Para beber no hace falta divertirse

11 Ene

La vida es ocio y los sueños, sueños son en la ciudad con más parados de nuestro entorno. Se acabó la Navidad y contraataca el señor Caneda con un titular para feriantes, allanando el camino a los que no les queda más remedio que ocupar su excesivo tiempo libre de alguna forma de aquí a agosto. Dice que el Ayuntamiento eliminará las casetas del Centro durante la Feria de Málaga en su pertinaz lucha contra el botellón de los descamisados. Su remedio contra el caótico achispamiento general se traduce en apartar de la vista pública a los desorientados pero, sobre el caos no se pronuncia. A los arapahoes malagueños se les quita el agua de fuego en la calle y a cambio, se les deja que deambulen libremente por el desconcierto con opción de incluirse, si lo desean, en el folclore que pretende impulsar a base de apretujones en los huecos que queden libres. Se trata de impostar el folclore por decreto, de 10 a 16h, como si no tuviera que ver con la tradición sino con un ánimo de disfrazarse con él en un momento determinado.
¿Cuáles son las tradiciones malagueñas que perviven en el acervo popular? Ninguna. La biznaga, el cenachero, las jábegas o el flamenco son nombres para publicaciones, comercios de hostelería o premios institucionales. De la idiosincrasia se lo llevaron hace tantos años como vanguardistas nos pretendemos desde entonces. ¿Qué se puede festejar en una ciudad sin afán consuetudinario, sin el orgullo histórico de asumirse fenicia, romana o musulmana? Nada. Sólo nos queda convertir a nuestra feria en una Noche Vieja de diez días a pleno sol sin aparente causa y con un único objetivo de obligado cumplimiento: divertirse como sea. Realmente, somos hijos de Torremolinos por culpa de la segunda filoxera, la política que se llevó nuestras raíces a cambio de los servicios al turismo.
Málaga fue marinera, tertuliana, aburguesada incluso en el sentido menos peyorativo que se pueda uno imaginar, el relacionado con el arte, la cultura o el pensamiento. Pero de toda esa parte de nuestro devenir, sólo queda un icono picassiano de la década de los setenta que poco tuvo que ver con el pintor y que hemos sentado en un banco de la Plaza de la Merced para adorarlo.

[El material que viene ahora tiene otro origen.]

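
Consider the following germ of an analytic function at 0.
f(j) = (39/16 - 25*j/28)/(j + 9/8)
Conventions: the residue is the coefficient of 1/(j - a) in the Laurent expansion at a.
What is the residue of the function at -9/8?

At the order-1 pole -9/8 set g(j) = (j - (-9/8))*f(j) = 39/16 - 25*j/28.
Simple pole: residue = g(a) at a = -9/8, which is 771/224.

The residue is 771/224.


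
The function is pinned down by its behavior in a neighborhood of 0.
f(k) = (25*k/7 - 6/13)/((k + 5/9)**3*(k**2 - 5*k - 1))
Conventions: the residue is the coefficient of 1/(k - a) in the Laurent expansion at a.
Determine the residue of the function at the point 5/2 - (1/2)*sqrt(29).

The residue is 1968076197/878479238 + (10514771595/25475897902)*sqrt(29).

The factor k**2 - 5*k - 1 splits as (k - a)(k - a') with a = 5/2 - (1/2)*sqrt(29), a' = 5/2 + (1/2)*sqrt(29). At the order-1 pole a set g(k) = (k - a)*f(k) = [(25*k/7 - 6/13)/(k + 5/9)**3] / (k - a').
Simple pole: residue = g(a) at a = 5/2 - (1/2)*sqrt(29), which is 1968076197/878479238 + (10514771595/25475897902)*sqrt(29).


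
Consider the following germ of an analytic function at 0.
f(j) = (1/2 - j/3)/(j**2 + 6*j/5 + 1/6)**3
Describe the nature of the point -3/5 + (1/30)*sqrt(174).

The denominator factor j**2 + 6*j/5 + 1/6 vanishes at -3/5 + (1/30)*sqrt(174) and appears to the power 3; the numerator there equals 7/10 - (1/90)*sqrt(174), nonzero, and no other factor vanishes.
Hence a pole whose order is the multiplicity, 3.

The point is a pole of order 3.


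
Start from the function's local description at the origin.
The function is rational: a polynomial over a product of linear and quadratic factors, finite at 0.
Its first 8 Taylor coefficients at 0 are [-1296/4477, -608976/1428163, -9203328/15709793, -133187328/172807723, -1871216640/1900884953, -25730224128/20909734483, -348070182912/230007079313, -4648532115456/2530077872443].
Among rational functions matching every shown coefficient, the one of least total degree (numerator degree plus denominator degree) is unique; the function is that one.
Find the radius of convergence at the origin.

The radius of convergence is 11/12.

No rational of total degree below 3 reproduces all 8 coefficients; solving the [1/2] Pade equations on them gives f(z) = (5*z/29 - 9/37)/(z - 11/12)**2, whose expansion matches every shown term.
Denominator factor (z - 11/12)^2: pole of order 2 at 11/12, modulus 11/12.
The radius of convergence is the smallest modulus among the singular points: 11/12.


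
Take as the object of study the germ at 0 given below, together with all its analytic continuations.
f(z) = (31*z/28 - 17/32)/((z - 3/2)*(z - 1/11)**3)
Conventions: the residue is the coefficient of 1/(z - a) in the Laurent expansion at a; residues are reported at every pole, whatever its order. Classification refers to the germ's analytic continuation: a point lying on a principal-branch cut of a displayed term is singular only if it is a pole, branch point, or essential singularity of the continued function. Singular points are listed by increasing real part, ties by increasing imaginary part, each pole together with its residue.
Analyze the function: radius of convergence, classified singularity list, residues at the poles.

Denominator factor (z - 3/2): pole of order 1 at 3/2, modulus 3/2.
Denominator factor (z - 1/11)^3: pole of order 3 at 1/11, modulus 1/11.
The radius of convergence is the smallest modulus among the singular points: 1/11.
At the order-3 pole 1/11 set g(z) = (z - (1/11))^3*f(z) = (31*z/28 - 17/32)/(z - 3/2).
Order-3 pole: residue = g''(a)/2; g''(1/11) = -336743/417074, so the residue is -336743/834148.
At the order-1 pole 3/2 set g(z) = (z - (3/2))*f(z) = (31*z/28 - 17/32)/(z - 1/11)**3.
Simple pole: residue = g(a) at a = 3/2, which is 336743/834148.
List the singular points by increasing real part (a conjugate pair: the negative imaginary part first).

Radius of convergence at 0: 1/11.
At 1/11: a pole of order 3; residue -336743/834148.
At 3/2: a pole of order 1; residue 336743/834148.


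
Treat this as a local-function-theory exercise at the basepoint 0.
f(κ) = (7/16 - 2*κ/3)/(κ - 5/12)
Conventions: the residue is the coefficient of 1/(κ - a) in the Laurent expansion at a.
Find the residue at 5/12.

At the order-1 pole 5/12 set g(κ) = (κ - (5/12))*f(κ) = 7/16 - 2*κ/3.
Simple pole: residue = g(a) at a = 5/12, which is 23/144.

The residue is 23/144.


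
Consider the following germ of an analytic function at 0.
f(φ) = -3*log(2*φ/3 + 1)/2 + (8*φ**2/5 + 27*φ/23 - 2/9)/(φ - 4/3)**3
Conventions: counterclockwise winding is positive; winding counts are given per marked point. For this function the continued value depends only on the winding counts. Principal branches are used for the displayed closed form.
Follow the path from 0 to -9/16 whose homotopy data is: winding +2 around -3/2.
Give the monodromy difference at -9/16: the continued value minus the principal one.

Continued minus principal equals -(6)*pi*i.

The rational part is single-valued and drops out of the difference; each branch term changes only by its own monodromy.
(-3/2)*log(1 - φ/(-3/2)): each positive loop around -3/2 adds 2*pi*i to the log, so winding +2 contributes (-3/2)*(2)*2*pi*i = -(6)*pi*i.
Summing the contributions at φ = -9/16 gives -(6)*pi*i.


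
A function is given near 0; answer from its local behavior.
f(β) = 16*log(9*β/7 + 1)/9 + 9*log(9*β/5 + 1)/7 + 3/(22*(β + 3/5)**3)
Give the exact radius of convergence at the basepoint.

The radius of convergence is 5/9.

Denominator factor (β + 3/5)^3: pole of order 3 at -3/5, modulus 3/5.
Branch term (16/9)*log(1 - β/(-7/9)): its argument vanishes at β = -7/9, a logarithmic branch point, modulus 7/9.
Branch term (9/7)*log(1 - β/(-5/9)): its argument vanishes at β = -5/9, a logarithmic branch point, modulus 5/9.
The radius of convergence is the smallest modulus among the singular points: 5/9.


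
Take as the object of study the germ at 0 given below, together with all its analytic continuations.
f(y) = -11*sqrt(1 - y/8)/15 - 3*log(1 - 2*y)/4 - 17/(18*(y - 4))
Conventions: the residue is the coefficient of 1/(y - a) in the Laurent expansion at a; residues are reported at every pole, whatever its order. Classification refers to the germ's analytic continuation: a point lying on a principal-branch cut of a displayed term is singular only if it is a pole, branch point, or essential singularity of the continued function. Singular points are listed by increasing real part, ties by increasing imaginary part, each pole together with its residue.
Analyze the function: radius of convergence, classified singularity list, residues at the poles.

Radius of convergence at 0: 1/2.
At 1/2: a logarithmic branch point.
At 4: a pole of order 1; residue -17/18.
At 8: an algebraic (square-root) branch point.

Denominator factor (y - 4): pole of order 1 at 4, modulus 4.
Branch term (-3/4)*log(1 - y/(1/2)): its argument vanishes at y = 1/2, a logarithmic branch point, modulus 1/2.
Branch term (-11/15)*sqrt(1 - y/(8)): its argument vanishes at y = 8, a square-root branch point, modulus 8.
The radius of convergence is the smallest modulus among the singular points: 1/2.
The branch terms are analytic at 4 and contribute nothing to the residue; only the rational part matters.
At the order-1 pole 4 set g(y) = (y - (4))*(rational part) = -17/18.
Simple pole: residue = g(a) at a = 4, which is -17/18.
List the singular points by increasing real part (a conjugate pair: the negative imaginary part first).


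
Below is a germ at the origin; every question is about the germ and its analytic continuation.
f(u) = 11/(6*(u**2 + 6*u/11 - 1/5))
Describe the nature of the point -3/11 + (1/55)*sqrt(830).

The denominator factor u**2 + 6*u/11 - 1/5 vanishes at -3/11 + (1/55)*sqrt(830) and appears to the power 1; the numerator there equals 11/6, nonzero, and no other factor vanishes.
Hence a pole whose order is the multiplicity, 1.

The point is a pole of order 1.


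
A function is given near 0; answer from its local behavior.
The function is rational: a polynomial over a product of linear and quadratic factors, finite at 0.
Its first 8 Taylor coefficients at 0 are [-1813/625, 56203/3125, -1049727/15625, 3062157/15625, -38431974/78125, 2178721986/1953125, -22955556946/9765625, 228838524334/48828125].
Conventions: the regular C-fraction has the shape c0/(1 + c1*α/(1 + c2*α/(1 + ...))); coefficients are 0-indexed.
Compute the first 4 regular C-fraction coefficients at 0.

Taylor coefficients (read off): a_0 = -1813/625, a_1 = 56203/3125, a_2 = -1049727/15625, a_3 = 3062157/15625.
c0 = a_0 = -1813/625. Peel one level at a time: if S = 1 + c*α/S' with S'(0) = 1, then c is the α-coefficient of S and S' = c*α/(S - 1).
S_1 = c0/f = 1 + (31/5)*α + (382/25)*α^2 + ...; c1 = 31/5.
S_2 = c1*α/(S_1 - 1) = 1 + (-382/155)*α + (73446/24025)*α^2 + ...; c2 = -382/155.
S_3 = c2*α/(S_2 - 1) = 1 + (36723/29605)*α + ...; c3 = 36723/29605.

The regular C-fraction coefficients are [-1813/625, 31/5, -382/155, 36723/29605].


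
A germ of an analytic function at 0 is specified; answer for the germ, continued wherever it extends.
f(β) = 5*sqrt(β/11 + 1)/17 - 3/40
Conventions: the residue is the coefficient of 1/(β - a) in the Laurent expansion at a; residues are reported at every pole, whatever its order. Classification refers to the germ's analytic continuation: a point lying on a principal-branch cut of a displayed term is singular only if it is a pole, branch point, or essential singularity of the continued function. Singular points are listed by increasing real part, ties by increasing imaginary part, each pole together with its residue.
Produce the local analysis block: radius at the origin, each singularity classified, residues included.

Branch term (5/17)*sqrt(1 - β/(-11)): its argument vanishes at β = -11, a square-root branch point, modulus 11.
The radius of convergence is the smallest modulus among the singular points: 11.

Radius of convergence at 0: 11.
At -11: an algebraic (square-root) branch point.


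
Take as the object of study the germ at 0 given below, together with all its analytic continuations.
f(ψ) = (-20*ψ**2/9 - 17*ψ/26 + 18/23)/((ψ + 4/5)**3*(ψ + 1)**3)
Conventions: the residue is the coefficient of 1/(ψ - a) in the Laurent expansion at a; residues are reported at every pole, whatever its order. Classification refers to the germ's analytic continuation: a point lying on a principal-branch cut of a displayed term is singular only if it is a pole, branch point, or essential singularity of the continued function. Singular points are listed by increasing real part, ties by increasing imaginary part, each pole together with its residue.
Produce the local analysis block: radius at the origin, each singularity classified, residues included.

Radius of convergence at 0: 4/5.
At -1: a pole of order 3; residue 42536875/5382.
At -4/5: a pole of order 3; residue -42536875/5382.

Denominator factor (ψ + 4/5)^3: pole of order 3 at -4/5, modulus 4/5.
Denominator factor (ψ + 1)^3: pole of order 3 at -1, modulus 1.
The radius of convergence is the smallest modulus among the singular points: 4/5.
At the order-3 pole -1 set g(ψ) = (ψ - (-1))^3*f(ψ) = (-20*ψ**2/9 - 17*ψ/26 + 18/23)/(ψ + 4/5)**3.
Order-3 pole: residue = g''(a)/2; g''(-1) = 42536875/2691, so the residue is 42536875/5382.
At the order-3 pole -4/5 set g(ψ) = (ψ - (-4/5))^3*f(ψ) = (-20*ψ**2/9 - 17*ψ/26 + 18/23)/(ψ + 1)**3.
Order-3 pole: residue = g''(a)/2; g''(-4/5) = -42536875/2691, so the residue is -42536875/5382.
List the singular points by increasing real part (a conjugate pair: the negative imaginary part first).


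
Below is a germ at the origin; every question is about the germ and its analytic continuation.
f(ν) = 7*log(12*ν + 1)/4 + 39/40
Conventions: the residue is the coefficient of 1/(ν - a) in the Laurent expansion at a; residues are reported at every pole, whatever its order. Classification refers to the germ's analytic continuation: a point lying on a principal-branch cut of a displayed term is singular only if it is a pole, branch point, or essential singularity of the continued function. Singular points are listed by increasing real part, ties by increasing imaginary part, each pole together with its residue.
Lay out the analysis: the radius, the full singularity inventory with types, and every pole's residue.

Branch term (7/4)*log(1 - ν/(-1/12)): its argument vanishes at ν = -1/12, a logarithmic branch point, modulus 1/12.
The radius of convergence is the smallest modulus among the singular points: 1/12.

Radius of convergence at 0: 1/12.
At -1/12: a logarithmic branch point.


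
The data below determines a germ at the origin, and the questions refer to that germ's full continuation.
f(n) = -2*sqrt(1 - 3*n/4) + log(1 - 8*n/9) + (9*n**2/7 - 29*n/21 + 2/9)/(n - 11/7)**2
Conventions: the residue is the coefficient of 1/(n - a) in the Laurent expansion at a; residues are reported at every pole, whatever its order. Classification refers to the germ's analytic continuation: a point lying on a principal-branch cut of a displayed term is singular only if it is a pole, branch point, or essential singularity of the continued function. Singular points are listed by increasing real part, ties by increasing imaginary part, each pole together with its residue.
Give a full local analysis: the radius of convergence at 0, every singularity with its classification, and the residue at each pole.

Radius of convergence at 0: 9/8.
At 9/8: a logarithmic branch point.
At 4/3: an algebraic (square-root) branch point.
At 11/7: a pole of order 2; residue 391/147.

Denominator factor (n - 11/7)^2: pole of order 2 at 11/7, modulus 11/7.
Branch term (1)*log(1 - n/(9/8)): its argument vanishes at n = 9/8, a logarithmic branch point, modulus 9/8.
Branch term (-2)*sqrt(1 - n/(4/3)): its argument vanishes at n = 4/3, a square-root branch point, modulus 4/3.
The radius of convergence is the smallest modulus among the singular points: 9/8.
The branch terms are analytic at 11/7 and contribute nothing to the residue; only the rational part matters.
At the order-2 pole 11/7 set g(n) = (n - (11/7))^2*(rational part) = 9*n**2/7 - 29*n/21 + 2/9.
Order-2 pole: residue = g'(a); g'(11/7) = 391/147, so the residue is 391/147.
List the singular points by increasing real part (a conjugate pair: the negative imaginary part first).


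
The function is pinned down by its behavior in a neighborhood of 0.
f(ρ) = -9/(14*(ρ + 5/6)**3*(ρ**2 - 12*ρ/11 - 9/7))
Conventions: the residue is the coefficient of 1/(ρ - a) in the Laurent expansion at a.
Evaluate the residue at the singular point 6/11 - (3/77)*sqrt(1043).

The factor ρ**2 - 12*ρ/11 - 9/7 splits as (ρ - a)(ρ - a') with a = 6/11 - (3/77)*sqrt(1043), a' = 6/11 + (3/77)*sqrt(1043). At the order-1 pole a set g(ρ) = (ρ - a)*f(ρ) = [-9/(14*(ρ + 5/6)**3)] / (ρ - a').
Simple pole: residue = g(a) at a = 6/11 - (3/77)*sqrt(1043), which is 49885846164/683797841 + (230199499530/101885878309)*sqrt(1043).

The residue is 49885846164/683797841 + (230199499530/101885878309)*sqrt(1043).


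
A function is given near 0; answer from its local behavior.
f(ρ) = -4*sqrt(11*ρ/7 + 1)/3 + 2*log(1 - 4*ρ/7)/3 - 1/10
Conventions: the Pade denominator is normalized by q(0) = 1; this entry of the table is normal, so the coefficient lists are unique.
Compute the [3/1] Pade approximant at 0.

Taylor coefficients needed (expand at 0): a_0 = -43/30, a_1 = -10/7, a_2 = 89/294, a_3 = -4505/12348, a_4 = 69109/230496.
Write the denominator as Q(ρ) = 1 + q1*ρ. Requiring Q*f - P = O(ρ^5) with deg P <= 3 kills the coefficients of ρ^4..ρ^4 in Q*f:
  ρ^4: a_4 + q1*a_3 = 0, i.e. 69109/230496 + (-4505/12348)*q1 = 0.
Solving this linear system: q1 = 207327/252280.
The numerator is Q*f truncated at degree 3: P0 = a_0 = -43/30; P1 = a_1 + q1*a_0 = -6575687/2522800; P2 = a_2 + q1*a_1 = -461603/529788; P3 = a_3 + q1*a_2 = -3689113/31787280.

The Pade approximant has numerator coefficients [-43/30, -6575687/2522800, -461603/529788, -3689113/31787280]; denominator coefficients [1, 207327/252280].


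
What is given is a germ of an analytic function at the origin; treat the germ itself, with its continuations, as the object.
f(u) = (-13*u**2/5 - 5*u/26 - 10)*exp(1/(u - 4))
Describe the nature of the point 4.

The exponent 1/(u - (4)) has a pole at 4, so exp(1/(u - (4))) takes every nonzero value near it: an essential singularity (not a pole of any order).

The point is an essential singularity.


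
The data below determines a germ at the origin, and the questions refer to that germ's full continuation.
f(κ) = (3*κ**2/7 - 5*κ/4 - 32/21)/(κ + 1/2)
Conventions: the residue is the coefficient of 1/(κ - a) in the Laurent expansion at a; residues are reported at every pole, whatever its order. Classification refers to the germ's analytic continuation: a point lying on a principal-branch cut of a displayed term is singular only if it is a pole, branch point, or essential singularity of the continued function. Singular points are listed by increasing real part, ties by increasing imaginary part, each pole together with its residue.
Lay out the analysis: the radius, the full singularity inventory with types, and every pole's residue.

Radius of convergence at 0: 1/2.
At -1/2: a pole of order 1; residue -19/24.

Denominator factor (κ + 1/2): pole of order 1 at -1/2, modulus 1/2.
The radius of convergence is the smallest modulus among the singular points: 1/2.
At the order-1 pole -1/2 set g(κ) = (κ - (-1/2))*f(κ) = 3*κ**2/7 - 5*κ/4 - 32/21.
Simple pole: residue = g(a) at a = -1/2, which is -19/24.


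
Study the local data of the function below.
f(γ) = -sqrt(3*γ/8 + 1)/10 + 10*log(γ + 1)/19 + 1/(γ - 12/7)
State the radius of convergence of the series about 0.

The radius of convergence is 1.

Denominator factor (γ - 12/7): pole of order 1 at 12/7, modulus 12/7.
Branch term (-1/10)*sqrt(1 - γ/(-8/3)): its argument vanishes at γ = -8/3, a square-root branch point, modulus 8/3.
Branch term (10/19)*log(1 - γ/(-1)): its argument vanishes at γ = -1, a logarithmic branch point, modulus 1.
The radius of convergence is the smallest modulus among the singular points: 1.


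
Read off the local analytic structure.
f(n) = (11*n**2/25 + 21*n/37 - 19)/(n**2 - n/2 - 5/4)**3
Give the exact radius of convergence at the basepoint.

Denominator factor (n**2 - n/2 - 5/4)^3: discriminant 21/4, real irrational roots 1/4 + (1/4)*sqrt(21) and 1/4 - (1/4)*sqrt(21); poles of order 3, moduli 1/4 + (1/4)*sqrt(21) and -1/4 + (1/4)*sqrt(21).
The radius of convergence is the smallest modulus among the singular points: -1/4 + (1/4)*sqrt(21).

The radius of convergence is -1/4 + (1/4)*sqrt(21).


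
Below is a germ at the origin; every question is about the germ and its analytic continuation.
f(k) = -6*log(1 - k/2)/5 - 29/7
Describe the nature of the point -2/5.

There is no denominator, hence no pole anywhere.
Branch term log(1 - k/(2)): argument at -2/5 is 6/5, nonzero, so -2/5 is not its branch point (a point on a principal cut is still regular for the continued germ).
So the germ continues analytically to -2/5.

The point is a regular point.


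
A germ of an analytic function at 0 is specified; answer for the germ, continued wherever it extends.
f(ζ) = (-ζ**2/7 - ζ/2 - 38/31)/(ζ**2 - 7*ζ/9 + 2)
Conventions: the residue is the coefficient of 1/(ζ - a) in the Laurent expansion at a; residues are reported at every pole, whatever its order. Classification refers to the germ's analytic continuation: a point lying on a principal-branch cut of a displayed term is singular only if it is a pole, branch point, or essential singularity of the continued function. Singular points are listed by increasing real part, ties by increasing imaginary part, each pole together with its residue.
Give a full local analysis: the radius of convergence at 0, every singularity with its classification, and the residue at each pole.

Radius of convergence at 0: sqrt(2).
At (7/18) - ((1/18)*sqrt(599))*i: a pole of order 1; residue (-11/36) - ((82805/4679388)*sqrt(599))*i.
At (7/18) + ((1/18)*sqrt(599))*i: a pole of order 1; residue (-11/36) + ((82805/4679388)*sqrt(599))*i.

Denominator factor (ζ**2 - 7*ζ/9 + 2): discriminant -599/81, complex-conjugate roots (7/18) + ((1/18)*sqrt(599))*i and (7/18) - ((1/18)*sqrt(599))*i; poles of order 1, moduli sqrt(2) and sqrt(2).
The radius of convergence is the smallest modulus among the singular points: sqrt(2).
The factor ζ**2 - 7*ζ/9 + 2 splits as (ζ - a)(ζ - a') with a = (7/18) - ((1/18)*sqrt(599))*i, a' = (7/18) + ((1/18)*sqrt(599))*i. At the order-1 pole a set g(ζ) = (ζ - a)*f(ζ) = [-ζ**2/7 - ζ/2 - 38/31] / (ζ - a').
Simple pole: residue = g(a) at a = (7/18) - ((1/18)*sqrt(599))*i, which is (-11/36) - ((82805/4679388)*sqrt(599))*i.
The factor ζ**2 - 7*ζ/9 + 2 splits as (ζ - a)(ζ - a') with a = (7/18) + ((1/18)*sqrt(599))*i, a' = (7/18) - ((1/18)*sqrt(599))*i. At the order-1 pole a set g(ζ) = (ζ - a)*f(ζ) = [-ζ**2/7 - ζ/2 - 38/31] / (ζ - a').
Simple pole: residue = g(a) at a = (7/18) + ((1/18)*sqrt(599))*i, which is (-11/36) + ((82805/4679388)*sqrt(599))*i.
List the singular points by increasing real part (a conjugate pair: the negative imaginary part first).


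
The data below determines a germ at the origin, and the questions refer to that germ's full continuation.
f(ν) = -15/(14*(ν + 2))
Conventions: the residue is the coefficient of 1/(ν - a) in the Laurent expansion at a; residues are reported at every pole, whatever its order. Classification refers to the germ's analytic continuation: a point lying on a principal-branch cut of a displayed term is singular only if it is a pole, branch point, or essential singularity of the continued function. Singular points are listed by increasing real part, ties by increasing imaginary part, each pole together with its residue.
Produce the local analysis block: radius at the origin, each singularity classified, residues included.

Radius of convergence at 0: 2.
At -2: a pole of order 1; residue -15/14.

Denominator factor (ν + 2): pole of order 1 at -2, modulus 2.
The radius of convergence is the smallest modulus among the singular points: 2.
At the order-1 pole -2 set g(ν) = (ν - (-2))*f(ν) = -15/14.
Simple pole: residue = g(a) at a = -2, which is -15/14.


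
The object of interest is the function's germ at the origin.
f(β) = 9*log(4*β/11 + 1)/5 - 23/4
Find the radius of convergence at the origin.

The radius of convergence is 11/4.

Branch term (9/5)*log(1 - β/(-11/4)): its argument vanishes at β = -11/4, a logarithmic branch point, modulus 11/4.
The radius of convergence is the smallest modulus among the singular points: 11/4.


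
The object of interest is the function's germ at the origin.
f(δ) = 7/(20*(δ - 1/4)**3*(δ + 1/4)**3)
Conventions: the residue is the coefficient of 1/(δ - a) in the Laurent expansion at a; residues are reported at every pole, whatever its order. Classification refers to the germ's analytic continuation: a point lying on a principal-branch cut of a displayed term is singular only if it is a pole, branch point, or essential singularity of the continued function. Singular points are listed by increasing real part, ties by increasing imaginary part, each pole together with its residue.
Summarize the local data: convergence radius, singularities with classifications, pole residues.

Denominator factor (δ + 1/4)^3: pole of order 3 at -1/4, modulus 1/4.
Denominator factor (δ - 1/4)^3: pole of order 3 at 1/4, modulus 1/4.
The radius of convergence is the smallest modulus among the singular points: 1/4.
At the order-3 pole -1/4 set g(δ) = (δ - (-1/4))^3*f(δ) = 7/(20*(δ - 1/4)**3).
Order-3 pole: residue = g''(a)/2; g''(-1/4) = -672/5, so the residue is -336/5.
At the order-3 pole 1/4 set g(δ) = (δ - (1/4))^3*f(δ) = 7/(20*(δ + 1/4)**3).
Order-3 pole: residue = g''(a)/2; g''(1/4) = 672/5, so the residue is 336/5.
List the singular points by increasing real part (a conjugate pair: the negative imaginary part first).

Radius of convergence at 0: 1/4.
At -1/4: a pole of order 3; residue -336/5.
At 1/4: a pole of order 3; residue 336/5.


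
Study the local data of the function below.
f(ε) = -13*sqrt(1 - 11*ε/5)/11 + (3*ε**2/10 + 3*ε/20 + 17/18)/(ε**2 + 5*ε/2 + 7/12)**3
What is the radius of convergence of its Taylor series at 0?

The radius of convergence is 5/4 - (1/12)*sqrt(141).

Denominator factor (ε**2 + 5*ε/2 + 7/12)^3: discriminant 47/12, real irrational roots -5/4 + (1/12)*sqrt(141) and -5/4 - (1/12)*sqrt(141); poles of order 3, moduli 5/4 - (1/12)*sqrt(141) and 5/4 + (1/12)*sqrt(141).
Branch term (-13/11)*sqrt(1 - ε/(5/11)): its argument vanishes at ε = 5/11, a square-root branch point, modulus 5/11.
The radius of convergence is the smallest modulus among the singular points: 5/4 - (1/12)*sqrt(141).


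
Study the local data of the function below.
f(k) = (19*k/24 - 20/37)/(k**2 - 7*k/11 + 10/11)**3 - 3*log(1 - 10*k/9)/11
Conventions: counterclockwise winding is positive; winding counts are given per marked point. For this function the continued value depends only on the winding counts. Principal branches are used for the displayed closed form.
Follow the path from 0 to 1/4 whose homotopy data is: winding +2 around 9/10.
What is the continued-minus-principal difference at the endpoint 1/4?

Continued minus principal equals -(12/11)*pi*i.

The rational part is single-valued and drops out of the difference; each branch term changes only by its own monodromy.
(-3/11)*log(1 - k/(9/10)): each positive loop around 9/10 adds 2*pi*i to the log, so winding +2 contributes (-3/11)*(2)*2*pi*i = -(12/11)*pi*i.
Summing the contributions at k = 1/4 gives -(12/11)*pi*i.


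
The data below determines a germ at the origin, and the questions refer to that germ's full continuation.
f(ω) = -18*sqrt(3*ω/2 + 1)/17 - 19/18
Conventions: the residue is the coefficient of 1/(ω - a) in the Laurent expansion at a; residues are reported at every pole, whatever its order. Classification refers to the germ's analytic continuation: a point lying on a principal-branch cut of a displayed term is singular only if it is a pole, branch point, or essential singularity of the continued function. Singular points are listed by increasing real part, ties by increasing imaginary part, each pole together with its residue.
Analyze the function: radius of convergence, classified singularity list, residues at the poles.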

Y de la generación del 27, tan propia, ¿qué nos queda? Charlas literarias aburridas para un aforo de quince personas en el salón de actos de calle Ollerías, espléndidas publicaciones arrinconadas en algún almacén de la Diputación y varios premios literarios para cumplir el expediente.
El folclore es propio y sale solo –y sólo- de las entrañas. No es una cita al año por decreto, por mejores intenciones que se tengan. No se trata de prohibir sino de ofrecer. Para erradicar el botellón de la feria se puede seguir el camino de la persecución, muy estresante, o el de intentar al menos, promover a lo largo de todo el año, cada día, el conocimiento de lo que somos y de dónde venimos. Promocionar el orgullo y la identificación de nuestra memoria con actuaciones municipales en este sentido. No imponer, mostrar. Ese sentimiento reconocido de lo propio es fácil de asumir y la mejor opción para celebrarnos a nosotros mismos bajo cierto criterio. Luego, sólo es preciso que los encargados municipales imaginen, que para eso se les paga, y hagan una programación acorde a la tradición que sirva de guía y sobre todo, divierta, que es el siguiente paso a que entretenga. El éxito radica en que la gente elija y encamine su feria hacia otros derroteros que superen al mero botellón gracias a la oferta y no únicamente al esfuerzo que se les exija de intentar ser mejores.
En Valencia hay botellón en las Fallas y en Pamplona en los Sanfermines, no lo duden. Un botellón enorme que multiplica el popular de nuestra feria por dos, al menos, en número de celebrantes. Pero es una minucia que se traga el festejo porque tiene clara su razón de ser.